To use Rivera & Co.’s retrograde, stick-to-your-own segregation is to punish innovation — and dilute the hearty, infinitely interesting stock that fills this melting pot we call America. It might also deny us grub like Tex-Mex, nearly every form of pizza, and Chinese restaurant favorites like General Tso’s chicken and beef and broccoli — cuisine that has strayed from its earliest formulas and ethnic originators.
From the fevered moral panic, one could assume that Marks, by brute force, threw a Japanese family out of their storefront, stole their materials, money, and method, and slapped her own flag on the place.

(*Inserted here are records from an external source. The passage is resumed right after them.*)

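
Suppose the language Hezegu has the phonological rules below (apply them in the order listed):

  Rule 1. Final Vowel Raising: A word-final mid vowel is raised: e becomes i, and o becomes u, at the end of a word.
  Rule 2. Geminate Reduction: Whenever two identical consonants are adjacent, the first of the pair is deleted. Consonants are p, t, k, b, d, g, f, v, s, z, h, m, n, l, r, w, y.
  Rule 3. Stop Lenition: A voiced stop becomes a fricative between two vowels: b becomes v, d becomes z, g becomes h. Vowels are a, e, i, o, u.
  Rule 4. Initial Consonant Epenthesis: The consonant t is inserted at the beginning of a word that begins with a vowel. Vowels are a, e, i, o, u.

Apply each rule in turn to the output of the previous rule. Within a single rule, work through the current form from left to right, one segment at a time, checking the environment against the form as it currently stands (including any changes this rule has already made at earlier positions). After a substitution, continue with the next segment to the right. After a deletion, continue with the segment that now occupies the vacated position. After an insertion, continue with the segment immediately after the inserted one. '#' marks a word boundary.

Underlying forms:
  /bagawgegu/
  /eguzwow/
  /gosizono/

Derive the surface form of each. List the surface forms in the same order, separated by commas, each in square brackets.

[bahawgehu], [tehuzwow], [gosizonu]

/bagawgegu/:
  Rule 1 Final Vowel Raising: no change — [bagawgegu]
  Rule 2 Geminate Reduction: no change — [bagawgegu]
  Rule 3 Stop Lenition: [bagawgegu] → [bahawgehu]
  Rule 4 Initial Consonant Epenthesis: no change — [bahawgehu]
/eguzwow/:
  Rule 1 Final Vowel Raising: no change — [eguzwow]
  Rule 2 Geminate Reduction: no change — [eguzwow]
  Rule 3 Stop Lenition: [eguzwow] → [ehuzwow]
  Rule 4 Initial Consonant Epenthesis: [ehuzwow] → [tehuzwow]
/gosizono/:
  Rule 1 Final Vowel Raising: [gosizono] → [gosizonu]
  Rule 2 Geminate Reduction: no change — [gosizonu]
  Rule 3 Stop Lenition: no change — [gosizonu]
  Rule 4 Initial Consonant Epenthesis: no change — [gosizonu]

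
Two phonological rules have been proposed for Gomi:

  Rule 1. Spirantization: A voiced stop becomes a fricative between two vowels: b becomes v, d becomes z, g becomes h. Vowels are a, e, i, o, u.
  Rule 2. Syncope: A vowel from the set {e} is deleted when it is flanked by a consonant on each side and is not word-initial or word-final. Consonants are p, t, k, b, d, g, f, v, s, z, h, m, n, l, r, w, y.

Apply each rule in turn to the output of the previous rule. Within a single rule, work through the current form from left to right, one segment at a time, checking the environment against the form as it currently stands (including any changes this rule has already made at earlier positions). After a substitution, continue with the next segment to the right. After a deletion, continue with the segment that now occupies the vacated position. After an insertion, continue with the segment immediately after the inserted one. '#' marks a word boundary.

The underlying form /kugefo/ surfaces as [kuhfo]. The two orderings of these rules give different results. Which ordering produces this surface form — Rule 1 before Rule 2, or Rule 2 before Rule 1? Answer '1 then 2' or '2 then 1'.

1 then 2

Order 1 then 2:
  1 Spirantization: [kugefo] → [kuhefo]
  2 Syncope: [kuhefo] → [kuhfo]
  result: [kuhfo]
Order 2 then 1:
  2 Syncope: [kugefo] → [kugfo]
  1 Spirantization: no change — [kugfo]
  result: [kugfo]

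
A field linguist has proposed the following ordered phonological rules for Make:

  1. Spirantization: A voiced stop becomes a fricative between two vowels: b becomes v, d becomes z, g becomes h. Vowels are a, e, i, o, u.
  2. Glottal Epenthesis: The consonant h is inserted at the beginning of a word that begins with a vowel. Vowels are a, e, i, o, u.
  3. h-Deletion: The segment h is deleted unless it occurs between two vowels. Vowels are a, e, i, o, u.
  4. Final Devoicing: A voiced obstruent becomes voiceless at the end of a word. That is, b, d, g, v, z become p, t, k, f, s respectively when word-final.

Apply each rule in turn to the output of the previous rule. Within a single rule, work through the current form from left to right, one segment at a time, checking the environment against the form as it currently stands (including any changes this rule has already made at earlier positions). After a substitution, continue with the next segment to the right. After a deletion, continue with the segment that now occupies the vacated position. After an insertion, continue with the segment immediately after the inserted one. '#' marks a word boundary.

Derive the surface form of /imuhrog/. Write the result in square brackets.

1 Spirantization: no change — [imuhrog]
2 Glottal Epenthesis: [imuhrog] → [himuhrog]
3 h-Deletion: [himuhrog] → [imurog]
4 Final Devoicing: [imurog] → [imurok]

[imurok]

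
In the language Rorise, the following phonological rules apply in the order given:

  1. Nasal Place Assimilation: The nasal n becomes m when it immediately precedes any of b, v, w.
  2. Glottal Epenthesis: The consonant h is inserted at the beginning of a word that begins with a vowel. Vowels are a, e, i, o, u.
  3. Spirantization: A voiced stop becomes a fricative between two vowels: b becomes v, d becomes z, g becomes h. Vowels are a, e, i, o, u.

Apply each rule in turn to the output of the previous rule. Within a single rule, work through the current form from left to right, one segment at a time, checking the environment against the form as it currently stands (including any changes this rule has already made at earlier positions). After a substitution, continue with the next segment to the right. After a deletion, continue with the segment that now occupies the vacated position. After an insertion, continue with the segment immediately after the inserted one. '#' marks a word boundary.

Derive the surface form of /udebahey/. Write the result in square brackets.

[huzevahey]

1 Nasal Place Assimilation: no change — [udebahey]
2 Glottal Epenthesis: [udebahey] → [hudebahey]
3 Spirantization: [hudebahey] → [huzevahey]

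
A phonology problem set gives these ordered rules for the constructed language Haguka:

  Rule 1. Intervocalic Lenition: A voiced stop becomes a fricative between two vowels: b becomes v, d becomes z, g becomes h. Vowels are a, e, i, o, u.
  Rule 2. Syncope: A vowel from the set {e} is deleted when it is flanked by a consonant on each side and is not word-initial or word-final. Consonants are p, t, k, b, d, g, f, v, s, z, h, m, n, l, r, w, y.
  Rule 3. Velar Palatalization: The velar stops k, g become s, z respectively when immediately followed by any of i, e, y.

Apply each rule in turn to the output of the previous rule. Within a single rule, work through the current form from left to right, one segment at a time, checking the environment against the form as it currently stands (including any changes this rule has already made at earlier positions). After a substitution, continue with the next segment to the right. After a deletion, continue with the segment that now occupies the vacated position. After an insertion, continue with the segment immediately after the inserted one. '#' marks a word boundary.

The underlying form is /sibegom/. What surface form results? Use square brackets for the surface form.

Rule 1 Intervocalic Lenition: [sibegom] → [sivehom]
Rule 2 Syncope: [sivehom] → [sivhom]
Rule 3 Velar Palatalization: no change — [sivhom]

[sivhom]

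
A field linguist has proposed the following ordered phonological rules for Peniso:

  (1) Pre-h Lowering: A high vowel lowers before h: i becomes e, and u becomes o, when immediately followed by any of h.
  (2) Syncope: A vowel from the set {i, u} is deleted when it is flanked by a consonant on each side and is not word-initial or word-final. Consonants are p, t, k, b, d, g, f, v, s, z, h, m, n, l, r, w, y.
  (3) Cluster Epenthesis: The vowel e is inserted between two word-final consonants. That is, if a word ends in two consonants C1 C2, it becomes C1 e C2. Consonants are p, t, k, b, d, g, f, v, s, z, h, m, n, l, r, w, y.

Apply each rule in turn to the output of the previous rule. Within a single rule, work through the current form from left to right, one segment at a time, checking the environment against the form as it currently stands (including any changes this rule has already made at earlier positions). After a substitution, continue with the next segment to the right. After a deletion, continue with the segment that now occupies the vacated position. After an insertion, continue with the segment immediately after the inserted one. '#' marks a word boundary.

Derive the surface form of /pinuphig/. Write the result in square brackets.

(1) Pre-h Lowering: no change — [pinuphig]
(2) Syncope: [pinuphig] → [pnphg]
(3) Cluster Epenthesis: [pnphg] → [pnpheg]

[pnpheg]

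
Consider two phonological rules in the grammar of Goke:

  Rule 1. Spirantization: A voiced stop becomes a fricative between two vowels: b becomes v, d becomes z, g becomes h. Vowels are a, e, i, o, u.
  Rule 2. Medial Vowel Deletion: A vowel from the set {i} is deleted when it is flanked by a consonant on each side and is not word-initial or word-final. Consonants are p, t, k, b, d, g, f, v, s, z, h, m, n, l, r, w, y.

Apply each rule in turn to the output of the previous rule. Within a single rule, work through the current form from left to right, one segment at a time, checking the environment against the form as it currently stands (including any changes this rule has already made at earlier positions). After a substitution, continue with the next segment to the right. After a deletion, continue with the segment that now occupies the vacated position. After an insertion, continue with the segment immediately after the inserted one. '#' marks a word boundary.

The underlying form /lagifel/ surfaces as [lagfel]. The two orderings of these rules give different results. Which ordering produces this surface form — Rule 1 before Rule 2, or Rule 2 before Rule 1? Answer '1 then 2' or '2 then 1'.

Order 1 then 2:
  1 Spirantization: [lagifel] → [lahifel]
  2 Medial Vowel Deletion: [lahifel] → [lahfel]
  result: [lahfel]
Order 2 then 1:
  2 Medial Vowel Deletion: [lagifel] → [lagfel]
  1 Spirantization: no change — [lagfel]
  result: [lagfel]

2 then 1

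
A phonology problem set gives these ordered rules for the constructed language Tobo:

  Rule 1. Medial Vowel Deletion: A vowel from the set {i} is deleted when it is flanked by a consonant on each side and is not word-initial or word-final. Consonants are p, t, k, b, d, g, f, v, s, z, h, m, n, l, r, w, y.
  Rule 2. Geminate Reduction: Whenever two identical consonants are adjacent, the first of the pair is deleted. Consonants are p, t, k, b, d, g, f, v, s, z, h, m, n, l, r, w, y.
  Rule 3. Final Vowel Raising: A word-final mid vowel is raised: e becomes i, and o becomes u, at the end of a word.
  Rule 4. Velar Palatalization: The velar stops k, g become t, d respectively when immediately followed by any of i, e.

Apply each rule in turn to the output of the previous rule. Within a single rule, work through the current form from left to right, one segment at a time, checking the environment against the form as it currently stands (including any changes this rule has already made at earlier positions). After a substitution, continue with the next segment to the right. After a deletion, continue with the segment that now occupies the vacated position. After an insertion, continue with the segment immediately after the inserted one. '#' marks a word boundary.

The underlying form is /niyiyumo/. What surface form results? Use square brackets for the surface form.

[nyumu]

Rule 1 Medial Vowel Deletion: [niyiyumo] → [nyyumo]
Rule 2 Geminate Reduction: [nyyumo] → [nyumo]
Rule 3 Final Vowel Raising: [nyumo] → [nyumu]
Rule 4 Velar Palatalization: no change — [nyumu]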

Nope, she merely introduced a staple from her homeland that she couldn’t find in NYC. As an Aussie friend of Marks’ told me, her sushi shouldn’t be meant to be to compete with what you get at an omakase. “It’s based off the on-the-go sushi counters in Australian shopping centers which might be pretty basic but so popular at home,” the friend said.
This particular style is served as uncut hand rolls and sometimes full of cooked tuna or chicken teriyaki. They’ve their very own singular spin on Asian cuisine Down Under, not that the naysayers, with their willful ignorance, took the time to learn.
Marks, in her video, chronicled the technique of whipping her quaint shop — a DIY collaboration with friends — into shape. Painting, moving furniture, sourcing materials. Turning a blank page into something tangible.
She put in labor, pluck and grit — things that ought to still be held sacred.
Rivera, meanwhile, is a flawed evangelist for this segregationist food movement. Earlier within the yr, he announced his own plans to open a Puerto Rican-Japanese fusion restaurant in Raleigh, NC. And in line with his Instagram page, he sells his own homemade pasta. Mamma mia! Have you ever no dignity? That’s just for Italians, buddy.
Fusion and appropriation for me, not for thee.
Rivera, who once owned a restaurant in Seattle, announced in March that he was offering a pop-up culinary experience starting at $750. Compared, “gentrifier” Marks, as she was called, sells three rolls for $12 — inexpensive and accessible.
But lunatics who tried to sink Marks don’t desire a system that rewards labor and good ideas. They need to flatten all the things — tear it down and rewrite the principles — in order that they are left holding the picket spoon and all the facility. They need to subjugate with their silly and empty insults like “colonizer.”
There may be hope, nevertheless. Shortly after Rivera’s campaign, word began spreading on social media and a funny thing happened. People began standing up for Marks and got her shop’s review average as much as 4.5 stars on Google.
Rivera made his account private. So did Queer Latifah.
And Sushi Counter? They’re still open, serving up low-cost and cheerful sushi rolls. Perhaps a touch of sanity is returning.